2025年11月17(月)ー18日(火)
青森県六ヶ所村と日本原燃サイクル施設の視察に行ってきました。
六ヶ所村は人口約1万人の小さな自治体ですが、日本のエネルギー政策の中核を担う施設が集中している全国でも特異な地域です。しかし、この地域が今の姿になった背景には、少し意外な歴史があります。
六ヶ所村周辺では1970年代、国の「むつ小川原開発計画」として大規模な石油コンビナートが計画され、広大な工業用地の造成が進められていました。当時は高度経済成長期の終盤で、全国的に石油化学コンビナートの建設が進んでいましたが、1973年のオイルショックによって状況は一変。企業が次々に撤退し、六ヶ所村の計画も事実上頓挫しました。造成された広大な土地だけが残り、地域の将来に大きな課題が生まれました。
その後、1980年代に国が核燃料サイクル政策を本格化させる過程で、この造成地に再び注目が集まりました。太平洋に面した広大な土地、深い港湾を整備可能な地形、周辺に大都市がなく安全確保が進めやすい環境、そして当時すでに産業誘致の姿勢ができていた地域特性。これらの条件が、偶然にも核燃料サイクル施設に最適だったことから、六ヶ所村は現在のような国家的拠点として整備が進んでいくことになりました。

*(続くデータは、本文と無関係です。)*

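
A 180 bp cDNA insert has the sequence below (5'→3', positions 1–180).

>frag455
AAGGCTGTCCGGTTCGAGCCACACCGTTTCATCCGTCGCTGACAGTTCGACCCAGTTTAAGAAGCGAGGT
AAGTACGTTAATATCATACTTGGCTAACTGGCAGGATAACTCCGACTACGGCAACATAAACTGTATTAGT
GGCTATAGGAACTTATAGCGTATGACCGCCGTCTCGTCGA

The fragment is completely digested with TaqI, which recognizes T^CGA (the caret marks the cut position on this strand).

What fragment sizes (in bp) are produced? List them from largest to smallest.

130, 33, 14, 3 bp

TaqI sites (TCGA) start at positions 14, 47, 177.
TaqI cuts after the first base of each site, so after positions 14, 47, 177.
Linear molecule, 3 cuts → 4 fragments:
  1–14 → 14 bp
  15–47 → 33 bp
  48–177 → 130 bp
  178–180 → 3 bp
Sorted largest to smallest: 130, 33, 14, 3 bp.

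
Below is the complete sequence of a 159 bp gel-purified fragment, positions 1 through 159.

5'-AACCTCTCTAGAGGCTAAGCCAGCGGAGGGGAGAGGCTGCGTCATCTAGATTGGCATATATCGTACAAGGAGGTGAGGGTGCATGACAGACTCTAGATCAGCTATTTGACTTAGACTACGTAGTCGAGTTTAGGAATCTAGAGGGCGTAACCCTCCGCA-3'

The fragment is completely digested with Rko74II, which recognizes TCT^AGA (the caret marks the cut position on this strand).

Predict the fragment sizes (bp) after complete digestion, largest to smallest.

Rko74II sites (TCTAGA) start at positions 7, 45, 92, 137.
Rko74II cuts after base 3 of each site, so after positions 9, 47, 94, 139.
Linear molecule, 4 cuts → 5 fragments:
  1–9 → 9 bp
  10–47 → 38 bp
  48–94 → 47 bp
  95–139 → 45 bp
  140–159 → 20 bp
Sorted largest to smallest: 47, 45, 38, 20, 9 bp.

47, 45, 38, 20, 9 bp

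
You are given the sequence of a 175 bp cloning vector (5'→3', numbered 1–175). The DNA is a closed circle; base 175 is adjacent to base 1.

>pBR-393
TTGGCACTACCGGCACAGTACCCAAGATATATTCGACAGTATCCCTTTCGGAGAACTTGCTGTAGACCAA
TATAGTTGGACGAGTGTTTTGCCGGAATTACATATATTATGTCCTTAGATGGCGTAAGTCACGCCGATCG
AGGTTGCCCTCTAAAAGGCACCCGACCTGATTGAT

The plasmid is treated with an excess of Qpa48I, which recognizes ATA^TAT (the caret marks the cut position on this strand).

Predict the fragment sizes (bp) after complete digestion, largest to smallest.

100, 75 bp

Qpa48I sites (ATATAT) start at positions 27, 102.
Qpa48I cuts after base 3 of each site, so after positions 29, 104.
Circular molecule, 2 cuts → 2 fragments:
  30–104 → 75 bp
  105–175 then 1–29 → 71 + 29 = 100 bp
Sorted largest to smallest: 100, 75 bp.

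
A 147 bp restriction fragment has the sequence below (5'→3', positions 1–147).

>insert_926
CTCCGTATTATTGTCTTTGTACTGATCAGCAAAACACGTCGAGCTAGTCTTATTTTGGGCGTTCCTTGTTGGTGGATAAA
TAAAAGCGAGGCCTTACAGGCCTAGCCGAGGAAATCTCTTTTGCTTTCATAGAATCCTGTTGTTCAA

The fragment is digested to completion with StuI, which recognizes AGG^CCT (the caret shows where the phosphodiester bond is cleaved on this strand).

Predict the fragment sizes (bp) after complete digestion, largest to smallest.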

今回の視察では、この核燃料サイクル施設の仕組みや安全対策を詳しく学びました。使用済燃料を再び資源として活用する再処理、ウラン濃縮、MOX燃料製造、高レベル廃棄物の貯蔵・管理など、エネルギーの安定確保に欠かせない各工程が一体的に運営されています。設備の耐震性、放射線管理、環境モニタリングなど、厳格な基準に基づく安全措置が徹底されており、現場の職員の皆さんが「安全最優先」を共有して働いている姿が印象的でした。

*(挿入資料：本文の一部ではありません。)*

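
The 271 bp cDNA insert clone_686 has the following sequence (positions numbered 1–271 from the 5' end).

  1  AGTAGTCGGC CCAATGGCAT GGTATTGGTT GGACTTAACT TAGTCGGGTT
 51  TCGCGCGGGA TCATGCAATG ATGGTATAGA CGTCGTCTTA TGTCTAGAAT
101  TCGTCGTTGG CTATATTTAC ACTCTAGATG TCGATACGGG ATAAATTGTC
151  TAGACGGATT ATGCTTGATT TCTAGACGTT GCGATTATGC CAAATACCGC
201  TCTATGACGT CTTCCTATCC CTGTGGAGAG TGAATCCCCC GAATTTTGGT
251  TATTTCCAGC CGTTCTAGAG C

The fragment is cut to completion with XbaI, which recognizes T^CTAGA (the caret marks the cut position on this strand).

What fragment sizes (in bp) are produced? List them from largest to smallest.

XbaI sites (TCTAGA) start at positions 93, 123, 149, 171, 264.
XbaI cuts after the first base of each site, so after positions 93, 123, 149, 171, 264.
Linear molecule, 5 cuts → 6 fragments:
  1–93 → 93 bp
  94–123 → 30 bp
  124–149 → 26 bp
  150–171 → 22 bp
  172–264 → 93 bp
  265–271 → 7 bp
Sorted largest to smallest: 93, 93, 30, 26, 22, 7 bp.

93, 93, 30, 26, 22, 7 bp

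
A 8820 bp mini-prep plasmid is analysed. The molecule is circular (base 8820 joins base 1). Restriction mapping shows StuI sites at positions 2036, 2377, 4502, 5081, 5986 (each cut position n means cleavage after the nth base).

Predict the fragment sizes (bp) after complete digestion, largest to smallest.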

大規模産業が地域と共存するためには、技術と管理だけでなく、地域との信頼関係も重要です。六ヶ所村では、住民説明会や公開施設、学校との連携を通じた人材育成など、丁寧な情報発信と地域理解の取り組みが行われ、長い時間をかけて現在の形が築かれてきたことを感じました。

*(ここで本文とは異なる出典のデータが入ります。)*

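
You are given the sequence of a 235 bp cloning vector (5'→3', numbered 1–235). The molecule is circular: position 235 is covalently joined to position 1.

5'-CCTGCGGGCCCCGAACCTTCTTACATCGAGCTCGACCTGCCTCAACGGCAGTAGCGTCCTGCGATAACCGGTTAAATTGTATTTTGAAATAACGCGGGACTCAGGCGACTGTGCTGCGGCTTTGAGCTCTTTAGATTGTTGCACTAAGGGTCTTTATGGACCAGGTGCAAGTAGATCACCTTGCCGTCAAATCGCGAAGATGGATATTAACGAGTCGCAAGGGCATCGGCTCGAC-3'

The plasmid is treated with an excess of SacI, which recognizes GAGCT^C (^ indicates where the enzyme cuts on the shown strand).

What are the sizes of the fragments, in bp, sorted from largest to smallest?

SacI sites (GAGCTC) start at positions 28, 124.
SacI cuts after base 5 of each site (before the last base), so after positions 32, 128.
Circular molecule, 2 cuts → 2 fragments:
  33–128 → 96 bp
  129–235 then 1–32 → 107 + 32 = 139 bp
Sorted largest to smallest: 139, 96 bp.

139, 96 bp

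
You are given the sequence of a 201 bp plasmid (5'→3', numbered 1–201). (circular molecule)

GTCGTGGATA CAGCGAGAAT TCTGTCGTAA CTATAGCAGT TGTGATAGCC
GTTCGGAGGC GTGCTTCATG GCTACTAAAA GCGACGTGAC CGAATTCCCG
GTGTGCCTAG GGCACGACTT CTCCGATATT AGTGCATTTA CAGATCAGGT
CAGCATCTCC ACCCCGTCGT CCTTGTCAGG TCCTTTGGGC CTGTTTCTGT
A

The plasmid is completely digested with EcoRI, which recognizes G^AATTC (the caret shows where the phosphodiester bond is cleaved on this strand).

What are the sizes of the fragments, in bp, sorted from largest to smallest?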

さらに地域理解として、移動拠点となる青森市では「ねぶたの家 ワ・ラッセ」を訪れました。ねぶた祭の歴史や文化に触れることで、青森県全体の風土や地域性への理解が深まり、六ヶ所村が県内でどのような位置付けにあるのかをより広い視野で捉えることができました。
今回の視察は、静岡県政にとっても多くの示唆を与えてくれました。六ヶ所村で見た「大規模産業と地域の連動」は、静岡県内の工業・製造業、農林水産業でも共通する課題であり、若い世代が地域に根付くための教育や人材育成の重要性を改めて感じました。また、安全対策と情報公開の徹底は、静岡県が取り組む河川整備や防災・減災の向上にも応用できる視点です。さらに、国策と地域振興をどのように結びつけるかという課題は、静岡県における再生可能エネルギー、港湾活用、産業集積などにも直結するテーマです。
六ヶ所村が歩んできた歴史と現在の取り組みから、「安全性と地域振興」「産業と暮らしの両立」「地域に若者が定着する仕組みづくり」といった視点を学び、これらを静岡県政にも反映させながら、地域の未来を見据えた政策づくりに努めてまいります。